The charities Ambitious about Autism and The Autism Education Trust have created the Transition to employment toolkit to tackle the problem of autistic young people falling out of education, employment or training when they leave school.
The latest Office of National Statistics research shows that over 700,000 young people are currently not in employment, education or training. Autistic job seekers are among the most disadvantaged, with just 22% of people with autism in full-time paid employment, the lowest of all disabled groups.
Autism, which is often described as a ‘hidden’ disability, affects the way a person communicates and experiences the world around them. Lack of understanding about differences in how autistic people process information and their sensory environment can impact on their ability to thrive in education and employment. For example, in an office environment, too much bright light, or verbal rather than written instructions could be overwhelming for an autistic person.
The Transition to employment toolkit has been developed to support those working with autistic young people to understand their needs and help them onto the job ladder, or into further training or education. It includes resources for employers, careers professionals and young autistic people themselves.
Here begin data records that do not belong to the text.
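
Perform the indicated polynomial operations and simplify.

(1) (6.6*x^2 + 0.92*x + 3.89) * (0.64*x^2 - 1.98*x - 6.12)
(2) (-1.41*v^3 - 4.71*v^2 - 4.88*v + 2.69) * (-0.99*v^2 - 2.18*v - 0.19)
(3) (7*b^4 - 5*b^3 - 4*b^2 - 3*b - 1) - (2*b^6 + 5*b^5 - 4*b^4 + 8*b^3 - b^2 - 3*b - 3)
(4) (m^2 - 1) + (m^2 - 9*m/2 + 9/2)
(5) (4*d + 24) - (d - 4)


(1) = 4.224*x^4 - 12.4792*x^3 - 39.724*x^2 - 13.3326*x - 23.8068
(2) = 1.3959*v^5 + 7.7367*v^4 + 15.3669*v^3 + 8.8702*v^2 - 4.937*v - 0.5111
(3) = -2*b^6 - 5*b^5 + 11*b^4 - 13*b^3 - 3*b^2 + 2
(4) = 2*m^2 - 9*m/2 + 7/2
(5) = 3*d + 28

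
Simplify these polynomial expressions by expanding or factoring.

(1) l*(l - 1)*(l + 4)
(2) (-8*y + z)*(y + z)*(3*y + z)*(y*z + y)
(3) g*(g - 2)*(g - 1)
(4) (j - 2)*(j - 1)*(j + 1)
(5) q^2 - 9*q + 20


(1) = l^3 + 3*l^2 - 4*l
(2) = -24*y^4*z - 24*y^4 - 29*y^3*z^2 - 29*y^3*z - 4*y^2*z^3 - 4*y^2*z^2 + y*z^4 + y*z^3
(3) = g^3 - 3*g^2 + 2*g
(4) = j^3 - 2*j^2 - j + 2
(5) = (q - 5)*(q - 4)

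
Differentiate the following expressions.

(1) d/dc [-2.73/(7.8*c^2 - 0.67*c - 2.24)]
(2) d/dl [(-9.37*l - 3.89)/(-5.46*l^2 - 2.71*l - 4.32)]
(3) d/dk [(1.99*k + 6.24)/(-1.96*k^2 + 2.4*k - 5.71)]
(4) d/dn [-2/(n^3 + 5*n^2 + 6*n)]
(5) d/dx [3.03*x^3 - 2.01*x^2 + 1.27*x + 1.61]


(1) = (42.588*c - 1.8291)/(-7.8*c^2 + 0.67*c + 2.24)^2
(2) = (-51.1602*l^2 - 42.4788*l + 29.9365)/(29.8116*l^4 + 29.5932*l^3 + 54.5185*l^2 + 23.4144*l + 18.6624)
(3) = (3.9004*k^2 + 24.4608*k - 26.3389)/(3.8416*k^4 - 9.408*k^3 + 28.1432*k^2 - 27.408*k + 32.6041)
(4) = 2*(3*n^2 + 10*n + 6)/(n^2*(n^2 + 5*n + 6)^2)
(5) = 9.09*x^2 - 4.02*x + 1.27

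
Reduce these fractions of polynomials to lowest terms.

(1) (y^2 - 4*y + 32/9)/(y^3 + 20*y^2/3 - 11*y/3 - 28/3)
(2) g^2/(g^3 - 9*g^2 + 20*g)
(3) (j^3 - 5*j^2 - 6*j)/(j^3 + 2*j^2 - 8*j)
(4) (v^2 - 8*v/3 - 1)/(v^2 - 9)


(1) = (3*y - 8)/(3*y^2 + 24*y + 21)
(2) = g/(g^2 - 9*g + 20)
(3) = (j^2 - 5*j - 6)/(j^2 + 2*j - 8)
(4) = (3*v + 1)/(3*v + 9)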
The toolkit has templates to help careers professionals understand young people’s skills, experience, career goals and ambitions, tips to help young people prepare for job interviews and information to support employers working with autistic young people. All the resources are free to download, edit and adapt from Ambitious about Autism’s website.
Jolanta Lasota, Chief Executive of Ambitious about Autism, said:
“All young people have hopes and aspirations for the future, but for too many autistic young people, these ambitions end when they finish school.
“This isn’t because autistic young people don’t want to continue in education, training or further study – but because the support they need to thrive in these environments is often non-existent.
“The coronavirus pandemic is hitting young people hardest, and vulnerable autistic young people are most at risk. It’s crucial we act now to tackle the underlying problems preventing them from reaching their potential.
“Our new toolkit empowers professionals and employers working with autistic young people to identify their individual needs and create environments in which they can thrive. It also provides advice and support for young people themselves as they prepare to take the next stage in their journey into adulthood.”
Sarah Broadhurst, Director of the Autism Education Trust, said:
“As the number of children diagnosed with autism is rising, the number of autistic young people entering the job market is increasing, too. They are full of aspirations and have big plans for the future, as all young people do, but very often encounter difficulties during their first steps into employment because recruitment processes are not catering for their different skills and needs.
“This fantastic new resource gives practical help and tools to employers, post-16 professionals and young people for every step of the way from preparing an employee profile all the way to post-placement evaluation. Thankfully, more and more employers are recognising the benefits of the diverse and unique talents autistic young people can offer.
“We hope this document will help them support many more autistic young people to fulfill their aspirations.”